Paul and Leelani Voigtland, of Middletown, N.Y., were also planning to enjoy a long weekend at the shore when they got caught in the middle of the storm Saturday.

“We went to Avalon and were there for about a minute before we ran away,” Paul said with a laugh.

With the storm moving away from the shore Sunday, the Voigtlands were able to lounge on Sea Isle’s beaches with their children, Everly, 7, and Leopold, 4, during some more tranquil weather.

Leopold and Everly Voigtland stand next to badly eroded dunes near the John F. Kennedy Boulevard beach.

Still, the Voigtlands were shocked by the amount of beach erosion. Some of the dunes near JFK Boulevard and 40th Street had been sheared away by the raging ocean, leaving steep drop-offs down to the beach that towered above Everly and Leopold’s heads.

“There’s not much beach left, and the poor sand dunes appear to be washed away,” Paul said.

As a safety measure, the city blocked off some of the badly eroded beach pathways with yellow caution tape.

The Townsends Inlet section, in the southern tip of Sea Isle, was another part of the island that suffered beach erosion during Ophelia’s wrath.

Jere Seelaus, who lives in Ambler, Pa., and has a summer home in Sea Isle on 75th Street, said the erosion caused by Ophelia was more extensive than the typical storm damage that happens almost yearly in Townsends Inlet between 88th and 92nd streets.

Jere Seelaus points toward the damaged dunes north of 88th Street in Townsends Inlet.

Seelaus noted that Ophelia also badly eroded the dunes continuing about six blocks north of 88th Street.

“The erosion is farther north. It is all new erosion from the storm,” he said while walking on the beach.
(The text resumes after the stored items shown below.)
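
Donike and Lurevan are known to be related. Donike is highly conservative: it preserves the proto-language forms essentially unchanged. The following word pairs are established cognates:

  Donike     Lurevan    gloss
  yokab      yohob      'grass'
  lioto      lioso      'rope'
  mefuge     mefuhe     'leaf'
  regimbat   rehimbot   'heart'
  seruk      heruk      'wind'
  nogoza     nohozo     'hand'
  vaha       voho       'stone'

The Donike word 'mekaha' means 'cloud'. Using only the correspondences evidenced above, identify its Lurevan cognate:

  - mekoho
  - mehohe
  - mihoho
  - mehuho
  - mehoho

mehoho

yokab ~ yohob — Donike k corresponds to Lurevan h between vowels (before a back vowel).
regimbat ~ rehimbot, vaha ~ voho — Donike a corresponds to Lurevan o after a consonant, before a consonant other than r, m, n, p, b, f, v.
nogoza ~ nohozo, vaha ~ voho — Donike a corresponds to Lurevan o word-finally.
Applying these to Donike 'mekaha':
  mekaha → mehaha   (k→h between vowels (before a back vowel))
  mehaha → mehoha   (a→o after a consonant, before a consonant other than r, m, n, p, b, f, v)
  mehoha → mehoho   (a→o word-finally)
So the Lurevan cognate is 'mehoho'.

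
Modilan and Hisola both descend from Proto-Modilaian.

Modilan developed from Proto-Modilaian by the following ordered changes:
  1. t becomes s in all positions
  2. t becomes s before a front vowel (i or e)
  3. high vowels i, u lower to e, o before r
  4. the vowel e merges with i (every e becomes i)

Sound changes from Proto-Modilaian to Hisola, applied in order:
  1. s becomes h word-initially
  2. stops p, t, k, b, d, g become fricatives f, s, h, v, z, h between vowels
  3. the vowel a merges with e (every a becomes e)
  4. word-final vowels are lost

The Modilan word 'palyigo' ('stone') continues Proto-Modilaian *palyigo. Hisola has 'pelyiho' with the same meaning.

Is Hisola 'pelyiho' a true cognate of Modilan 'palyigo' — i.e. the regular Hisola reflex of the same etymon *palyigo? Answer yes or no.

Derive the expected Hisola reflex of *palyigo:
Hisola: *palyigo
  palyigo (rule 1 does not apply)
  palyigo → palyiho   [intervocalic lenition]
  palyiho → pelyiho   [vowel merger]
  pelyiho → pelyih   [apocope]
  giving Hisola pelyih.
The regular Hisola reflex would be 'pelyih', but the attested form is 'pelyiho'. The correspondence is irregular, so they are not cognates (the Hisola form has a different source).

no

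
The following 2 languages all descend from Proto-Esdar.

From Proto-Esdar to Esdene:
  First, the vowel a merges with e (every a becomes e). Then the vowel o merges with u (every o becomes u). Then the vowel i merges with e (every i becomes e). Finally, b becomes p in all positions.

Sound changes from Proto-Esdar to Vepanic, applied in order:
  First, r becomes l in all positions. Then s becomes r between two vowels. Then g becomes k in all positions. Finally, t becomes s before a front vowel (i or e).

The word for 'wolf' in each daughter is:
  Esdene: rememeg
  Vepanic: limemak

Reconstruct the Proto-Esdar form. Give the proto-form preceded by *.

*rimemag

Position 7: Esdene has g, Vepanic has k. Esdene preserves g here (none of its changes turn any other segment into g), so the proto-segment is *g.
Position 6: Esdene has e, Vepanic has a. Vepanic preserves a here (none of its changes turn any other segment into a), so the proto-segment is *a.
This points to *rimemag. Verify forward in each daughter:
Esdene: *rimemag > rimemeg > rememeg  (by vowel merger, vowel merger)
Vepanic: start from *rimemag.
  rule 1 (unconditioned shift): rimemag → limemag
  rule 2: no change — limemag
  rule 3 (unconditioned shift): limemag → limemak
  rule 4: no change — limemak
  ⇒ Vepanic limemak
*rimemag is the unique common source.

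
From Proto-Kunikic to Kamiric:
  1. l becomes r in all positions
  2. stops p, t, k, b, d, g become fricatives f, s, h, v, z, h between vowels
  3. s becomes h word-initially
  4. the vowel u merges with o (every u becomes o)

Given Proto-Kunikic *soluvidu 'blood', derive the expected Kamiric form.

Kamiric: *soluvidu
  soluvidu → soruvidu   [unconditioned shift]
  soruvidu → soruvizu   [intervocalic lenition]
  soruvizu → horuvizu   [debuccalisation]
  horuvizu → horovizo   [vowel merger]
  giving Kamiric horovizo.

horovizo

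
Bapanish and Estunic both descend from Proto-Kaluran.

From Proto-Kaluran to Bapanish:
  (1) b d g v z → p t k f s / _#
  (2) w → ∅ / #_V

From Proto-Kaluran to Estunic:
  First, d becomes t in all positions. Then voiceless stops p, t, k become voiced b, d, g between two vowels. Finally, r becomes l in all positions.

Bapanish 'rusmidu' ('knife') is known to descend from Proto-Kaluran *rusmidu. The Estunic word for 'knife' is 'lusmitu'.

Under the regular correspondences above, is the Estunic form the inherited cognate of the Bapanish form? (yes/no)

no

Derive the expected Estunic reflex of *rusmidu:
Estunic: *rusmidu
  rusmidu → rusmitu   [unconditioned shift]
  rusmitu → rusmidu   [intervocalic voicing]
  rusmidu → lusmidu   [unconditioned shift]
  giving Estunic lusmidu.
The regular Estunic reflex would be 'lusmidu', but the attested form is 'lusmitu'. The correspondence is irregular, so they are not cognates (the Estunic form has a different source).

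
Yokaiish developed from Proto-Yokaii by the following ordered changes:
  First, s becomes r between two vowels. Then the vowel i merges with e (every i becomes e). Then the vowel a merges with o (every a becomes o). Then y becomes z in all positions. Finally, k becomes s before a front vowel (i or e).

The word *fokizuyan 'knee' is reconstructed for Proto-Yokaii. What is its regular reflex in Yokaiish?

fosezuzon

Yokaiish: *fokizuyan
  fokizuyan (rule 1 does not apply)
  fokizuyan → fokezuyan   [vowel merger]
  fokezuyan → fokezuyon   [vowel merger]
  fokezuyon → fokezuzon   [unconditioned shift]
  fokezuzon → fosezuzon   [palatalisation]
  giving Yokaiish fosezuzon.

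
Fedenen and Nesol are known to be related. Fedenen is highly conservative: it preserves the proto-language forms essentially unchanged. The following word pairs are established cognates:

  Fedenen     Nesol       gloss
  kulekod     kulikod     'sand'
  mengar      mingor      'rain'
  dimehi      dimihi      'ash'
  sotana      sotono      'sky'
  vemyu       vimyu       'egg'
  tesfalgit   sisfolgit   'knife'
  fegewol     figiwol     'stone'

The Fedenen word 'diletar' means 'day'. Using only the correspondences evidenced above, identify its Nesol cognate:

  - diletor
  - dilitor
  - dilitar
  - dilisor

kulekod ~ kulikod, dimehi ~ dimihi — Fedenen e corresponds to Nesol i after a consonant, before a consonant other than r, m, n, p, b, f, v.
mengar ~ mingor — Fedenen a corresponds to Nesol o after a consonant, before r.
Applying these to Fedenen 'diletar':
  diletar → dilitar   (e→i after a consonant, before a consonant other than r, m, n, p, b, f, v)
  dilitar → dilitor   (a→o after a consonant, before r)
So the Nesol cognate is 'dilitor'.

dilitor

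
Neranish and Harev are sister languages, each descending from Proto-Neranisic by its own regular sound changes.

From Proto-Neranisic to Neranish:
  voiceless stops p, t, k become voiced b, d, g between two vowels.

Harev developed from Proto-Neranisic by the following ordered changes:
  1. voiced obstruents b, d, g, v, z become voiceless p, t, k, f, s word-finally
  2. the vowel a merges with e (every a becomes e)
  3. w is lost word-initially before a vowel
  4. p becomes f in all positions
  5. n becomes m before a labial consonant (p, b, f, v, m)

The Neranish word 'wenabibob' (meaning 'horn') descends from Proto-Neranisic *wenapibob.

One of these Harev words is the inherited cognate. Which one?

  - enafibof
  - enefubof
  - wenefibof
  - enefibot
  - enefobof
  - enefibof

Harev: *wenapibob
  wenapibob → wenapibop   [final devoicing]
  wenapibop → wenepibop   [vowel merger]
  wenepibop → enepibop   [glide loss]
  enepibop → enefibof   [unconditioned shift]
  enefibof (rule 5 does not apply)
  giving Harev enefibof.
Among the options, 'enefibof' alone shows every Harev change applied in order.

enefibof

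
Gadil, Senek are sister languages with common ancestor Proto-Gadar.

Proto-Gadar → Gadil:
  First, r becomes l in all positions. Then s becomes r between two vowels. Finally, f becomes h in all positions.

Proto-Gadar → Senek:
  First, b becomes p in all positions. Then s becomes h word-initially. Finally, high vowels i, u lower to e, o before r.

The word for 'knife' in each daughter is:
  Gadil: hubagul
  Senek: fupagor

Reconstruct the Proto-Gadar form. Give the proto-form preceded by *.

Position 3: Gadil has b, Senek has p. Gadil preserves b here (none of its changes turn any other segment into b), so the proto-segment is *b.
Position 6: Gadil has u, Senek has o. Gadil preserves u here (none of its changes turn any other segment into u), so the proto-segment is *u.
Continuing position by position gives *fubagur; check it forward:
Gadil: *fubagur
  fubagur → fubagul   [unconditioned shift]
  fubagul (rule 2 does not apply)
  fubagul → hubagul   [unconditioned shift]
  giving Gadil hubagul.
Senek: *fubagur
  fubagur → fupagur   [unconditioned shift]
  fupagur (rule 2 does not apply)
  fupagur → fupagor   [pre-rhotic lowering]
  giving Senek fupagor.
Only *fubagur yields all of Gadil hubagul, Senek fupagor.

*fubagur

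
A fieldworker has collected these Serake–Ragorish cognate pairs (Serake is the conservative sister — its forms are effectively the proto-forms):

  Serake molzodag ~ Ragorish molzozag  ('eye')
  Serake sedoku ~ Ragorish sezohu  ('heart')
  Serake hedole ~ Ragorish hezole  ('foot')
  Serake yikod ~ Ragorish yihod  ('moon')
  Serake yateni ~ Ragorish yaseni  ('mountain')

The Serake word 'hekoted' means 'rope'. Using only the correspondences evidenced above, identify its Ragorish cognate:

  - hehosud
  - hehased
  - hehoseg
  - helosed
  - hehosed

hehosed

yikod ~ yihod — Serake k corresponds to Ragorish h between vowels (before a back vowel).
yateni ~ yaseni — Serake t corresponds to Ragorish s between vowels (before a front vowel).
Applying these to Serake 'hekoted':
  hekoted → hehoted   (k→h between vowels (before a back vowel))
  hehoted → hehosed   (t→s between vowels (before a front vowel))
So the Ragorish cognate is 'hehosed'.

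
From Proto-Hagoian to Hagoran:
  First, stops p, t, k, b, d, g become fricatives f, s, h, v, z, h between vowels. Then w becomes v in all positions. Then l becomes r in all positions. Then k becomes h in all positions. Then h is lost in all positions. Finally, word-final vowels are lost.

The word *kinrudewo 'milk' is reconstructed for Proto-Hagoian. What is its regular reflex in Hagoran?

inruzev

Hagoran: start from *kinrudewo.
  rule 1 (intervocalic lenition): kinrudewo → kinruzewo
  rule 2 (unconditioned shift): kinruzewo → kinruzevo
  rule 3: no change — kinruzevo
  rule 4 (unconditioned shift): kinruzevo → hinruzevo
  rule 5 (h-loss): hinruzevo → inruzevo
  rule 6 (apocope): inruzevo → inruzev
  ⇒ Hagoran inruzev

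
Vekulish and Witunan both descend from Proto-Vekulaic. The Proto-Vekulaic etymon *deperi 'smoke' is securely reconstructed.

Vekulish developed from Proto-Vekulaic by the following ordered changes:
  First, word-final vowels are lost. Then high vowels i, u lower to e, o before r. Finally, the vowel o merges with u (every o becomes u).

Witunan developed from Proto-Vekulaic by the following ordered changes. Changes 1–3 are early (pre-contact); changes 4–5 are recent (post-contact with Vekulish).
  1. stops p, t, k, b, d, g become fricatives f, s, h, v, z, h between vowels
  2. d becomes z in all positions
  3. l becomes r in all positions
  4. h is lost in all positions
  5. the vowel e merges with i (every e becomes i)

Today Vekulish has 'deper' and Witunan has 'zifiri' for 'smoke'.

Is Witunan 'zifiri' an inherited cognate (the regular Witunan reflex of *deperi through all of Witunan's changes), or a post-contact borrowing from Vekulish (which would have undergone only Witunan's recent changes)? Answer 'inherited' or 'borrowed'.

inherited

If inherited, *deperi would pass through all of Witunan's changes:
Witunan: *deperi > deferi > zeferi > zifiri  (by intervocalic lenition, unconditioned shift, vowel merger)
If borrowed from Vekulish 'deper' after the early changes, it would undergo only the recent ones:
  rule 4 (h-loss): no change (deper)
  rule 5 (vowel merger): deper → dipir
  ⇒ as a loan: dipir
Witunan 'zifiri' matches the inherited outcome exactly, so it is an inherited cognate, not a loan.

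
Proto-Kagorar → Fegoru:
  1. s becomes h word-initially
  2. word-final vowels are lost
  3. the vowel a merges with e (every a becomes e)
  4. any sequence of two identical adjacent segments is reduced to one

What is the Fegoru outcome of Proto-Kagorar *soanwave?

Fegoru: start from *soanwave.
  rule 1 (debuccalisation): soanwave → hoanwave
  rule 2 (apocope): hoanwave → hoanwav
  rule 3 (vowel merger): hoanwav → hoenwev
  rule 4: no change — hoenwev
  ⇒ Fegoru hoenwev

hoenwev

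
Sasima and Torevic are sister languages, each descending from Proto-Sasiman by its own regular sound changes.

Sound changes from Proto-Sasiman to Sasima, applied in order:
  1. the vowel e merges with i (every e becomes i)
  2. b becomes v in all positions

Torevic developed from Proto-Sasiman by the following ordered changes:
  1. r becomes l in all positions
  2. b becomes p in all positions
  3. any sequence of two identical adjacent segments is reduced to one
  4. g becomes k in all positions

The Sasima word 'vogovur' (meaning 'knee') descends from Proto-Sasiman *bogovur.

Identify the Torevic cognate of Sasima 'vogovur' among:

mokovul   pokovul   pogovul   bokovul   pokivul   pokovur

Torevic: *bogovur
  bogovur → bogovul   [unconditioned shift]
  bogovul → pogovul   [unconditioned shift]
  pogovul (rule 3 does not apply)
  pogovul → pokovul   [unconditioned shift]
  giving Torevic pokovul.
Among the options, 'pokovul' alone shows every Torevic change applied in order.

pokovul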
He stopped to take a look at the dunes that had been sliced away at 88th and 89th streets. In their place were mini-cliffs close to 20 feet high, far taller than the 6-foot-3 Seelaus.

“It happens every year in the south end of Sea Isle,” Seelaus said of the erosion.

During the winter, Sea Isle hired a contractor to fortify the eroded dunes between 88th and 92nd streets through a process known as “sand harvesting.” Essentially, sand was scrapped from the water’s edge and pushed up against the dunes by earthmovers.

However, it appeared that Ophelia washed away a large portion of the beach and dunes that had been replenished by the sand harvesting.

Dunes are damaged at 89th Street, stretching up to a bulkhead at 88th Street.

Sand harvesting is a short-term way to restore the depleted dunes. Sea Isle is waiting for the U.S. Army Corps of Engineers to begin a full-scale beach replenishment project in the fall to restore a much-larger stretch of the eroded shoreline.

A contractor for the Army Corps will place 252,000 cubic yards of fresh sand in central Sea Isle from about 29th Street to 53rd Street. Another 388,000 cubic yards of new sands will restore the beach in the south end from about 73rd Street up to Townsends Inlet, Army Corps spokesman Steve Rochette said.

Bids have been opened for the beach replenishment project – which also includes Strathmere and the southern end of Ocean City – and are being evaluated by the Army Corps before a contract is awarded, Rochette said.